Reality Check: That’s not such a bad thing. Some amount of critical thinking always helps J6P. Besides, MSM contradicts this narrative when the opposite framing suits its purpose, as we’ll see in a minute.

Also let’s not forget that many MSM articles these days are copy pasta of posts from X fka Twitter. See ‘Catturd’ Sparks MAGA Uproar With Post About New Legal Troubles in Newsweek for a canonical example.

Narrative 5: World depends on content that no human ever reviewed or fact checked before publishing.

Reality Check: Oh, c’mon, going by my firsthand experience in the past four to five years, I seriously doubt if any human reviews or fact checks MSM output before it’s published.
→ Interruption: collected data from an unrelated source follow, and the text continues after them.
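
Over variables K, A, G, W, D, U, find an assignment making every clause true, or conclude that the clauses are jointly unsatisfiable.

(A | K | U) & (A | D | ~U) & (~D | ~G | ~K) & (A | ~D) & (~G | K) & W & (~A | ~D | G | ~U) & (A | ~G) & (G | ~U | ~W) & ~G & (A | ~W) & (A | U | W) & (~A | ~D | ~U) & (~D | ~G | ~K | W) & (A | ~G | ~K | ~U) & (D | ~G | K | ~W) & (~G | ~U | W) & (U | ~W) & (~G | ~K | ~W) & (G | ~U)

Case G = True:
  Clause (~G) is falsified — contradiction.
Case G = False:
  (W) forces W = True.
  (G | ~U | ~W) forces U = False.
  Clause (U | ~W) is falsified — contradiction.
Both cases fail, so the formula is unsatisfiable.

No satisfying assignment exists.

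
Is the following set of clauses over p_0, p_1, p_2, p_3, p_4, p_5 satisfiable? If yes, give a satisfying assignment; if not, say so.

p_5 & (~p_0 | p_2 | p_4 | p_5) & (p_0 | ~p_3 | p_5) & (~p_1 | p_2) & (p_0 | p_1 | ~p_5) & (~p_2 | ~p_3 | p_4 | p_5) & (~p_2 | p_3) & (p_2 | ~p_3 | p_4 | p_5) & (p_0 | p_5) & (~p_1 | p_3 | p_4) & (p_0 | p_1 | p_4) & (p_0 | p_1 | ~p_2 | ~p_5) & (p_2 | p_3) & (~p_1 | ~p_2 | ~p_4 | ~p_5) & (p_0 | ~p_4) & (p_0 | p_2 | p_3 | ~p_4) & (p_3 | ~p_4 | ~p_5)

p_0 = True; p_1 = False; p_2 = False; p_3 = True; p_4 = False; p_5 = True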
In my blog post titled MSM Exhibits Lamp Kettle Syndrome, I highlighted several gaffes in MSM articles like mixing up millions, billions, and trillions with one another; conflating minimum and maximum temperatures; and expanding NATO as North American Treaty Organization. MSM has no locus standi to act Holier than Thou about lack of reviewing or fact checking in Alt-Media.

MSM also has a serious attitude and knowledge problem when it comes to technology and business, as Martin Peers pointed out in a recent The Briefing newsletter in The Information.

Narrative 6: The same AI tools that write convincing headlines today will soon produce videos, voices and whole fake interviews.

Reality Check: Sure they will. By saying this, traditional journos are only outing their severe anxiety about being overtaken by AI.

Narrative 7: Skepticism isn’t just healthy, it’s powerful.

Reality Check: LOL, the same MSM that earlier ranted against the tendency of readers to be skeptical now wants them to be skeptical!

Basically, when it suits their purpose, traditional journalists wants readers to be gullible and when it doesn’t suit their purpose, they want the same readers to be skeptical. Nice try!

Narrative 8: Look for awkward wording, strange details, and things that don’t add up.

Reality Check: Unfortunately, this won’t help readers distinguish between MSM and slopaganda.

As I pointed out here, newspaper and magazine articles are full of awkward wording and worse.

Language quality is no longer an acid test to distinguish between human and AI output. As a matter of fact, text produced by genAI is mostly free of language mistakes. In 1000+ convos with ChatGPT over three years, I can’t recall ChatGPT making a single typo or grammatical error. I can’t say that of even some of the best human writers in the world today like Matt Levine, Byrne Hobart, and @patio11.

On a side note, if an LLM’s fact-finding module (allegedly) suffers from hallucination due to its stochastic nature, how come its text composition module does not?

Narrative 9: Needs regulation e.g. EU AI Act.

Reality Check: This is silly. People spreading slopaganda are breaking all kinds of laws. Are they really going to obey a law that tells them to mark their AI content as synthetic?

I thought so, too.

Narrative 10: Keep AI away and truth alive.

Reality Check: Total BS. This is nothing more than a clear sign of MSM exhibiting what I call Upton Sinclair Syndrome.